Sit-down scooters and mopeds have been a popular form of transportation in Europe for decades, and have recently been finding favor in the US as well, as an increasing number of companies have started offering electric versions as part of their lineup.
Vespa, perhaps the most famous scooter maker of all, has finally dropped the veil on the production plans of their first electric Vespa, the Elettrica.
The Vespa Elettrica has been a long time in the making, as Piaggio has teased us with the concept for nearly two years.
But now the Italian company is putting its scooters where its mouth is by releasing final details on the production and availability of the electric versions of their iconic scooters.
According to an announcement made today, Piaggio will begin producing the Vespa Elettrica next month.
Sales of the Elettrica will begin in October through a dedicated website, which is yet to be announced. Piaggio says that initial sales will be limited, and will expand throughout November, timed to coincide with EICMA 2018, also known as the Milan Motorcycle Show.
Though sales will initially be for Europe only, Piaggio plans to expand availability of the Vespa Elettrica to the US and Asia in early 2019.
Fittingly, the new electric Vespa will be breathed to life in the same location as the original Vespa over 7 decades ago. According to Piaggio:
“The long-awaited electric version of the most famous and loved scooter in the world will be born in the Pontedera plant, in the province of Pisa, the same location where Vespa was born in the spring of 1946 and that today is one of the world’s technological leaders in terms of design, development and production of advanced mobility solutions.”
The Vespa Elettrica will have similar performance to a standard 50cc scooter. The scooter will feature a brushless DC motor rated for 2 kW (2.7 hp) continuous and 4 kW (5.4 hp) peak power. The motor should be plenty peppy, with a torque rating of over 200 Nm (148 ft-lbs).
The lithium battery is designed to last 100 km (60 mi) and can be recharged in 4 hours.
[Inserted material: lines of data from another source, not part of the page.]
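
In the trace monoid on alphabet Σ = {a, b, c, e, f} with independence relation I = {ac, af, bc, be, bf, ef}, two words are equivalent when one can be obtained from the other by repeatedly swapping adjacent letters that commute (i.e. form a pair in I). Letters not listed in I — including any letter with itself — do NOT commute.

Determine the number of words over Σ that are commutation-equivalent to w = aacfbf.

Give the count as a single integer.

20

#0=a has no predecessor
#1=a depends on [0:a]
#2=c has no predecessor
#3=f depends on [2:c]
#4=b depends on [1:a]
#5=f depends on [3:f]
sources: [0:a, 2:c]
N(rest) = Σ N(rest − s) over sources s of rest; N(one piece) = 1:
  size 1 → [4]=1  [5]=1
  size 2 → [1,4]=1  [3,5]=1  [4,5]=2
  size 3 → [0,1,4]=1  [1,4,5]=3  [2,3,5]=1  [3,4,5]=3
  size 4 → [0,1,4,5]=4  [1,3,4,5]=6  [2,3,4,5]=4
  first=0(a) contributes 10
  first=2(c) contributes 10
|[w]| = 20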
It should also last for 1,000 charge cycles, which the company says will translate to around 50,000-70,000 km (31,000-43,000 mi) of real world riding, or around 10 years for most riders.
The top speed hasn’t been announced, but there will apparently be a slower “Eco” mode as well that limits speed to 30 km/h (19 mph).
Though many electric scooters lack storage space due to the batteries filling the under-seat compartment, the Elettrica should still have enough storage space to fit a helmet.
Piaggio has big plans for the Elettrica, including a suite of smart and AI features that sound like they belong more in a Tesla than a scooter:
“Vespa Elettrica represents only the first step of the Piaggio Group towards new horizons of smart interconnectivity between vehicles and people. Vespa Elettrica will be prepared to adopt, in the near future, solutions currently under development for Gita, the robot being built in Boston by Piaggio Fast Forward (which will go into production at the beginning of 2019), such as artificial intelligence systems with adaptive and sensitive behaviors every input from the driver. They will recognize the presence of people and vehicles in their vicinity, contribute to the driver’s ability to anticipate potential risks, signal traffic and offer an alternative route, and provide instant mappings that will help improve the safety and efficiency of urban traffic. This new generation of vehicles will know its owner well: it will recognize it in an automated way without key or remote control, it will anticipate its habits, user experience that we can hardly imagine today.”
Though the price of the Vespa Elettrica has not yet been announced, it won’t come cheap. According to Piaggio:
“The price will be aligned to the high end of the Vespa range currently on the market.”
For reference, some of the nicer Vespa models on the market cost over $7,000 in the US, with special editions reaching $10,000.
In addition to the Vespa Elettrica, Piaggio is also planning to produce the Elettrica X, a hybrid version that has a smaller 50 km (31 mi) range battery and a small engine used as a generator to provide a total of 200 km (124 mi) of range. The engine should kick on automatically when the battery runs low. But if used for less than 50 km at a time, the Elettrica X should be able to function as a purely electric vehicle, much like the Chevy Volt.
The electric Vespa is a no-brainer for the company.
Scooters already sell easily all over Europe and their popularity is even expanding in the US.
Their lower power also means you can get away with a relatively smaller motor and batteries, making them cheaper to produce.
So basically, this day was inevitable.
The Vespa Elettrica is no doubt going to be one of the sexier electric scooters available, once it is released.
With the money people spend on the automotive industry in Italy, I have no doubt it will sell well there. I can already see bankers in Armani suits zipping silently around Rome on Elettricas.
I’ll be curious to see how it fares outside of Europe though, and whether Americans are ready to fork over that kind of cash for a designer EV.